Demanding that men feel a politically correct “gender guilt” probably won’t change much. But here’s an action that could really change things –men need to learn to love themselves.
Scratch an angry man, and you’ll find a man who is angry at himself, cruel to himself. Too often, men have learned from their fathers to be harsh to themselves. Queen Elizabeth’s grandfather described the patriarchal dynamic: “My father was frightened of his father. I was frightened of my father. And I am damn well going to see to it that my children are frightened of me.”
In the traditional family the boy is apprenticed to exercise power–and to bury his own feelings. To become the future “master of the house” a boy must hide his vulnerability. When the boy skins his knee dad admonishes him that “Big boys don’t cry . . . take it like a man.” Boys learn the credo found on King George V’s office wall: “If I must suffer, let me be like a well-bred beast, that goes away to suffer in silence.”
Anger is the one permissible deep emotion. In fact it’s been encouraged. “He’s a fighter” is a compliment. Historically, the angry man was the one who became king. The “master of the house” retained power when he was angry–but might lose power if he showed vulnerability.
Having learned that vulnerable feelings are shameful, a boy learns to change his natural sadness and fear into anger. In fact, the anger becomes a standard escape from feeling.
When he begins to feel vulnerable, he blames the other person for making him feel the prohibited vulnerability. He learns to routinely summon anger’s adrenalin to banish sadness and fear–and restore a sense of power.
But this power is counterfeit. The emotional repression-anger cycle contributes to men’s early deaths–with twice the rate of heart attacks and alcoholism, four times the suicide rate and nine times the rate of ulcers experienced by women. Worse, men’s anger habit leaves men lonely and alienated from family and others. The anger habit is closely linked to the fact that almost half of all men are covertly depressed –suffering from workaholism, alcoholism, drug addiction, chronic anger, compulsive control over family or obsessions with TV, sports, and gambling.
However, there is a way out. A man can choose to treat himself with compassion. He can learn to re-parent himself, sending away the harsh father that has dominated a lifetime of self-talk.

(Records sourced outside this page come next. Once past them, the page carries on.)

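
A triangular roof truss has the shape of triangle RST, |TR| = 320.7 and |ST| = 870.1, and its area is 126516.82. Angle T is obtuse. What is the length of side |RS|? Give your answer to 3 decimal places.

From area = ½·|ST|·|TR|·sin T, we get sin T = 2·area/(|ST|·|TR|) ≈ 0.90680.
Taking the obtuse solution, ∠T ≈ 114.93°.
Law of cosines then gives |RS| ≈ 1046.5.

1046.514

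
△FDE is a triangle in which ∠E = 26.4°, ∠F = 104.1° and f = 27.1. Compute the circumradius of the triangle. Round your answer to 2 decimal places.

R ≈ 13.97

The third angle is ∠D = 180° − ∠E − ∠F = 49.50°.
Law of sines: d = f·sin D/sin F ≈ 21.247.
Law of sines: e = f·sin E/sin F ≈ 12.424.
Circumradius = f/(2 sin F) ≈ 13.971.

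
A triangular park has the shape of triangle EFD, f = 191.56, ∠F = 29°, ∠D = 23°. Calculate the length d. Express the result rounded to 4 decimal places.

154.3873

The third angle is ∠E = 180° − ∠F − ∠D = 128.00°.
Law of sines: d = f·sin D/sin F ≈ 154.39.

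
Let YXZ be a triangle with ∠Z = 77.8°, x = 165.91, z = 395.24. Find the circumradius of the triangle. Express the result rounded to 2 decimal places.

Law of sines: sin X = x·sin Z/z ≈ 0.41029.
Since z ≥ x, only the acute value applies: ∠X ≈ 24.22°.
Then ∠Y = 180° − ∠Z − ∠X ≈ 77.98°.
Law of sines gives y = z·sin Y/sin Z ≈ 395.5.
Circumradius = z/(2 sin Z) ≈ 202.19.

R ≈ 202.19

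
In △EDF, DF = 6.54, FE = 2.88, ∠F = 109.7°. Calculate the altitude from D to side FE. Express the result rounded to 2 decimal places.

h_D ≈ 6.16

By the law of cosines, ED² = DF² + FE² − 2·DF·FE·cos F = 63.765, so ED ≈ 7.9853.
Area = ½·DF·FE·sin F ≈ 8.8664.
The altitude from D has length 2·area/FE ≈ 6.1572.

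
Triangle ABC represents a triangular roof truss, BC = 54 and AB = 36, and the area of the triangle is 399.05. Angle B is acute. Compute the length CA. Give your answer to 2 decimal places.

From area = ½·AB·BC·sin B, we get sin B = 2·area/(AB·BC) ≈ 0.41055.
Taking the acute solution, ∠B ≈ 24.24°.
Law of cosines then gives CA ≈ 25.822.

25.82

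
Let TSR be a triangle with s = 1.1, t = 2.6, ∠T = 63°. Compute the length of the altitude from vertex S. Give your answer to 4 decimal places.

Law of sines: sin S = s·sin T/t ≈ 0.37696.
Since t ≥ s, only the acute value applies: ∠S ≈ 22.15°.
Then ∠R = 180° − ∠T − ∠S ≈ 94.85°.
Law of sines gives r = t·sin R/sin T ≈ 2.9076.
Area = ½·t·s·sin R ≈ 1.4249.
The altitude from S has length 2·area/s ≈ 2.5907.

2.5907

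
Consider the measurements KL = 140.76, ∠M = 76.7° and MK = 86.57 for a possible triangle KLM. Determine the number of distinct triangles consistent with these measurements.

MK·sin M = 86.57·sin(76.7°) ≈ 84.25.
Since KL ≥ MK, exactly one triangle exists.

1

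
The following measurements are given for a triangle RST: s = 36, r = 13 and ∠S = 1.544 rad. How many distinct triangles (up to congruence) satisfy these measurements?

r·sin S = 13·sin(1.544 rad) ≈ 13.
Since s ≥ r, exactly one triangle exists.

1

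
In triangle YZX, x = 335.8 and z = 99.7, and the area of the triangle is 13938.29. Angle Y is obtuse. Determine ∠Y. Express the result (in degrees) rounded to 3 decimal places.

∠Y ≈ 123.628°

From area = ½·z·x·sin Y, we get sin Y = 2·area/(z·x) ≈ 0.83265.
Taking the obtuse solution, ∠Y ≈ 123.63°.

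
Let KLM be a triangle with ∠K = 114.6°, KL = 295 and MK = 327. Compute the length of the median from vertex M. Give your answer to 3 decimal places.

m_M ≈ 410.904

By the law of cosines, LM² = MK² + KL² − 2·MK·KL·cos K = 2.7427e+05, so LM ≈ 523.71.
Median from M: ½√(2·LM² + 2·MK² − KL²) ≈ 410.9.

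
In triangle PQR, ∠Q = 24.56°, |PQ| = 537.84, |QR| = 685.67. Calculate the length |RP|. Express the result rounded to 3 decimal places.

By the law of cosines, |RP|² = |PQ|² + |QR|² − 2·|PQ|·|QR|·cos Q = 88583, so |RP| ≈ 297.63.

297.630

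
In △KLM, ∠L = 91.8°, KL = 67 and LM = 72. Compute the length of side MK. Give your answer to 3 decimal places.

99.880

By the law of cosines, MK² = KL² + LM² − 2·KL·LM·cos L = 9976.1, so MK ≈ 99.88.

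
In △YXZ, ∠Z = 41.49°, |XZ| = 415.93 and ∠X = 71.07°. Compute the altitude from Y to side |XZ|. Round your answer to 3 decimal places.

282.244

The third angle is ∠Y = 180° − ∠X − ∠Z = 67.44°.
Law of sines: |ZY| = |XZ|·sin X/sin Y ≈ 426.04.
Law of sines: |YX| = |XZ|·sin Z/sin Y ≈ 298.38.
Area = ½·|XZ|·|ZY|·sin Z ≈ 58697.
The altitude from Y has length 2·area/|XZ| ≈ 282.24.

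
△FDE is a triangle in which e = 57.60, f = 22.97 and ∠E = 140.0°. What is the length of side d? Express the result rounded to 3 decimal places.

Law of sines: sin F = f·sin E/e ≈ 0.25633.
Since e ≥ f, only the acute value applies: ∠F ≈ 14.85°.
Then ∠D = 180° − ∠E − ∠F ≈ 25.15°.
Law of sines gives d = e·sin D/sin E ≈ 38.079.

38.079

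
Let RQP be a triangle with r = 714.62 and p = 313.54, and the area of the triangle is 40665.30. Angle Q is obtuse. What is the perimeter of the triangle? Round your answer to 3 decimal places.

From area = ½·p·r·sin Q, we get sin Q = 2·area/(p·r) ≈ 0.36298.
Taking the obtuse solution, ∠Q ≈ 158.72°.
Law of cosines then gives q ≈ 1013.2.
Perimeter = 714.62 + 1013.2 + 313.54 = 2041.3.

perimeter ≈ 2041.348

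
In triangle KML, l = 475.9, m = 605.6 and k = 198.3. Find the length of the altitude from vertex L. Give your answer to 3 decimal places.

167.554

Semiperimeter s = (198.3 + 605.6 + 475.9)/2 = 639.9.
Heron's formula: area = √(639.9·441.6·34.3·164) ≈ 39869.
The altitude from L has length 2·area/l ≈ 167.55.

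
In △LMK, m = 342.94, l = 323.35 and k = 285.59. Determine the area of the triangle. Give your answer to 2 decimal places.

Semiperimeter s = (323.35 + 342.94 + 285.59)/2 = 475.94.
Heron's formula: area = √(475.94·152.59·133·190.35) ≈ 42879.

area ≈ 42878.68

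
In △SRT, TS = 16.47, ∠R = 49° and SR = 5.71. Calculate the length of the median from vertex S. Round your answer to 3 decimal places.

m_S ≈ 7.448

Law of sines: sin T = SR·sin R/TS ≈ 0.26165.
Since TS ≥ SR, only the acute value applies: ∠T ≈ 15.17°.
Then ∠S = 180° − ∠R − ∠T ≈ 115.83°.
Law of sines gives RT = TS·sin S/sin R ≈ 19.642.
Median from S: ½√(2·TS² + 2·SR² − RT²) ≈ 7.4483.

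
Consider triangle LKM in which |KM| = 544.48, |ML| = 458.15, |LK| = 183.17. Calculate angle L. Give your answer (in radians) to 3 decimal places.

1.892

By the law of cosines, cos L = (|ML|² + |LK|² − |KM|²) / (2·|ML|·|LK|) ≈ -0.31581, so ∠L ≈ 1.892 rad.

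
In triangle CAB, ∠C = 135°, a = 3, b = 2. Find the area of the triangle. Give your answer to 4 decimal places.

area ≈ 2.1213

Area = ½·a·b·sin C ≈ 2.1213.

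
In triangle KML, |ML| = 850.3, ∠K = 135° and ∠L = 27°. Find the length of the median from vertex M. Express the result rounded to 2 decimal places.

The third angle is ∠M = 180° − ∠L − ∠K = 18.00°.
Law of sines: |LK| = |ML|·sin M/sin K ≈ 371.59.
Law of sines: |KM| = |ML|·sin L/sin K ≈ 545.93.
Median from M: ½√(2·|KM|² + 2·|ML|² − |LK|²) ≈ 689.93.

689.93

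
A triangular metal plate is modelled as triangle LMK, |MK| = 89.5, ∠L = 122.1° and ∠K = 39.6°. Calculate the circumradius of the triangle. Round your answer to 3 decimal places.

52.826

The third angle is ∠M = 180° − ∠K − ∠L = 18.30°.
Law of sines: |KL| = |MK|·sin M/sin L ≈ 33.174.
Law of sines: |LM| = |MK|·sin K/sin L ≈ 67.345.
Circumradius = |MK|/(2 sin L) ≈ 52.826.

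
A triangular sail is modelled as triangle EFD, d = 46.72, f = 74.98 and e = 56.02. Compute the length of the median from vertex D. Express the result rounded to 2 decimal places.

61.92

Median from D: ½√(2·e² + 2·f² − d²) ≈ 61.923.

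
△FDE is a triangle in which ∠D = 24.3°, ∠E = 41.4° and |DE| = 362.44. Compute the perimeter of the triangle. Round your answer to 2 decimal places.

The third angle is ∠F = 180° − ∠D − ∠E = 114.30°.
Law of sines: |EF| = |DE|·sin D/sin F ≈ 163.65.
Law of sines: |FD| = |DE|·sin E/sin F ≈ 262.99.
Semiperimeter s = (362.44+163.65+262.99)/2 = 394.54.
Perimeter = 362.44 + 163.65 + 262.99 = 789.07.

perimeter ≈ 789.07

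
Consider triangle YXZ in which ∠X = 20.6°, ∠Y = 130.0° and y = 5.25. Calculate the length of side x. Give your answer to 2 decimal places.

2.41

The third angle is ∠Z = 180° − ∠Y − ∠X = 29.40°.
Law of sines: x = y·sin X/sin Y ≈ 2.4113.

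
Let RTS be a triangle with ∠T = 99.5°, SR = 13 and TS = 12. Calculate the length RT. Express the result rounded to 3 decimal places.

Law of sines: sin R = TS·sin T/SR ≈ 0.91042.
Since SR ≥ TS, only the acute value applies: ∠R ≈ 65.56°.
Then ∠S = 180° − ∠T − ∠R ≈ 14.94°.
Law of sines gives RT = SR·sin S/sin T ≈ 3.3974.

3.397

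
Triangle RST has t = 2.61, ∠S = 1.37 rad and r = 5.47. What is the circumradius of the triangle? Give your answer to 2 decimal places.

2.84

By the law of cosines, s² = t² + r² − 2·t·r·cos S = 31.038, so s ≈ 5.5712.
Area = ½·t·r·sin S ≈ 6.9949.
Circumradius = s/(2 sin S) ≈ 2.8427.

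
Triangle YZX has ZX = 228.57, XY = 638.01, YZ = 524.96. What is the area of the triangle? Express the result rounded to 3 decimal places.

Semiperimeter s = (228.57 + 638.01 + 524.96)/2 = 695.77.
Heron's formula: area = √(695.77·467.2·57.76·170.81) ≈ 56631.

area ≈ 56631.036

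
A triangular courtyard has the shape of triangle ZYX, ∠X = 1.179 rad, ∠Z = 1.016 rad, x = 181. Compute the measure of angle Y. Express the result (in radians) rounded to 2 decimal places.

The third angle is ∠Y = π − ∠X − ∠Z = 0.947 rad.

∠Y ≈ 0.95 rad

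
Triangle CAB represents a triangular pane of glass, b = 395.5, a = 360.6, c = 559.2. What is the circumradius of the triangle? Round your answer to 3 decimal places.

R ≈ 280.792

By the law of cosines, cos C = (a² + b² − c²) / (2·a·b) ≈ -0.09204, so ∠C ≈ 95.28°.
Circumradius = c/(2 sin C) ≈ 280.79.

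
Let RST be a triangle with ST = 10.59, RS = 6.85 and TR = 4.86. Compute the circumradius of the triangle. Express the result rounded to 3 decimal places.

By the law of cosines, cos R = (TR² + RS² − ST²) / (2·TR·RS) ≈ -0.62488, so ∠R ≈ 128.67°.
Circumradius = ST/(2 sin R) ≈ 6.7822.

6.782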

Instead, he can become a kind father to himself, daily speaking to himself with the encouraging, nurturing words that he would like to use with his own children.
He can allow himself to see what he really sees, and feel what he really feels, without shame. He can reassure himself that he has intrinsic value, simply because he is human and unique. He can accept himself as he is, not as he should be. He can become his own best friend.

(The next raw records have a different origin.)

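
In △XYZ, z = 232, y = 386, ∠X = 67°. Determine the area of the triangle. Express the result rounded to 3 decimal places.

area ≈ 41216.525

Area = ½·y·z·sin X ≈ 41217.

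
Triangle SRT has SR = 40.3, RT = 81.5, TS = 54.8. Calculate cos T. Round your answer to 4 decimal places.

By the law of cosines, cos T = (RT² + TS² − SR²) / (2·RT·TS) ≈ 0.89799, so ∠T ≈ 26.10°.

0.8980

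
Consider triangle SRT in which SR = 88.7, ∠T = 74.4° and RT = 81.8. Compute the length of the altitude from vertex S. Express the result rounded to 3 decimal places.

Law of sines: sin S = RT·sin T/SR ≈ 0.88824.
Since SR ≥ RT, only the acute value applies: ∠S ≈ 62.65°.
Then ∠R = 180° − ∠T − ∠S ≈ 42.95°.
Law of sines gives TS = SR·sin R/sin T ≈ 62.745.
Area = ½·SR·RT·sin R ≈ 2471.7.
The altitude from S has length 2·area/RT ≈ 60.434.

h_S ≈ 60.434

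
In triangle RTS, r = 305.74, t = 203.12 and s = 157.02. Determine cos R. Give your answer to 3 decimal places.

By the law of cosines, cos R = (t² + s² − r²) / (2·t·s) ≈ -0.43212, so ∠R ≈ 115.60°.

cos R ≈ -0.432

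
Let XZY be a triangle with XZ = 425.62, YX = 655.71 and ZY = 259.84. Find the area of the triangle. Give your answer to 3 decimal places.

Semiperimeter s = (259.84 + 655.71 + 425.62)/2 = 670.59.
Heron's formula: area = √(670.59·410.75·14.875·244.97) ≈ 31681.

area ≈ 31680.612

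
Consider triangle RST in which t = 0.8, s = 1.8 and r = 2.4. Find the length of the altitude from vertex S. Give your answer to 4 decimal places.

Semiperimeter p = (2.4 + 1.8 + 0.8)/2 = 2.5.
Heron's formula: area = √(2.5·0.1·0.7·1.7) ≈ 0.54544.
The altitude from S has length 2·area/s ≈ 0.60604.

0.6060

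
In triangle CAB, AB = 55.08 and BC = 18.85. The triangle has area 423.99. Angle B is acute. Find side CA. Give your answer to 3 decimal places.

From area = ½·AB·BC·sin B, we get sin B = 2·area/(AB·BC) ≈ 0.81673.
Taking the acute solution, ∠B ≈ 54.76°.
Law of cosines then gives CA ≈ 46.808.

46.808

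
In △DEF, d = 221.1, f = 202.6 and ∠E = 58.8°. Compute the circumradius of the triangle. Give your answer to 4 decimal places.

121.9477

By the law of cosines, e² = f² + d² − 2·f·d·cos E = 43522, so e ≈ 208.62.
Area = ½·f·d·sin E ≈ 19158.
Circumradius = e/(2 sin E) ≈ 121.95.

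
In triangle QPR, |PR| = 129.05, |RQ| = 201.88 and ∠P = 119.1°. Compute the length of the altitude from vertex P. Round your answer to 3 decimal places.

Law of sines: sin Q = |PR|·sin P/|RQ| ≈ 0.55855.
Since |RQ| ≥ |PR|, only the acute value applies: ∠Q ≈ 33.96°.
Then ∠R = 180° − ∠P − ∠Q ≈ 26.94°.
Law of sines gives |QP| = |RQ|·sin R/sin P ≈ 104.69.
Area = ½·|RQ|·|PR|·sin R ≈ 5902.5.
The altitude from P has length 2·area/|RQ| ≈ 58.476.

58.476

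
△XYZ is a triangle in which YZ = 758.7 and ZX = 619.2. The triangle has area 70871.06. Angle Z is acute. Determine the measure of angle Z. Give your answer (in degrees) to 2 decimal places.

∠Z ≈ 17.56°

From area = ½·YZ·ZX·sin Z, we get sin Z = 2·area/(YZ·ZX) ≈ 0.30172.
Taking the acute solution, ∠Z ≈ 17.56°.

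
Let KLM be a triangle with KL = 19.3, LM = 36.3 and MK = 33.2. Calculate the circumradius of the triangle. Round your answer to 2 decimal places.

R ≈ 18.29

By the law of cosines, cos K = (MK² + KL² − LM²) / (2·MK·KL) ≈ 0.12254, so ∠K ≈ 82.96°.
Circumradius = LM/(2 sin K) ≈ 18.288.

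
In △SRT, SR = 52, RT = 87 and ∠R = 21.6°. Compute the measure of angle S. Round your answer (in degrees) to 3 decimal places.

132.053

By the law of cosines, TS² = SR² + RT² − 2·SR·RT·cos R = 1860.4, so TS ≈ 43.132.
Law of cosines again: cos S = (TS² + SR² − RT²)/(2·TS·SR) ≈ -0.66981, so ∠S ≈ 132.05°.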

In this way a man can free himself to actually experience his feelings and process them. He will learn that he won’t die if he cries. To his surprise, he will learn that sharing tender feelings with others actually leads to life’s finest moments –to honest connection and an authentic life.
In this way the self-contempt that fuels anger diminishes. By becoming kind to himself, he will naturally become kinder to others. The world will become a safer and gentler place.
Calvin Sandborn Is The Author Of Becoming The Kind Father: A Son’s Journey, A Book About Men And Anger.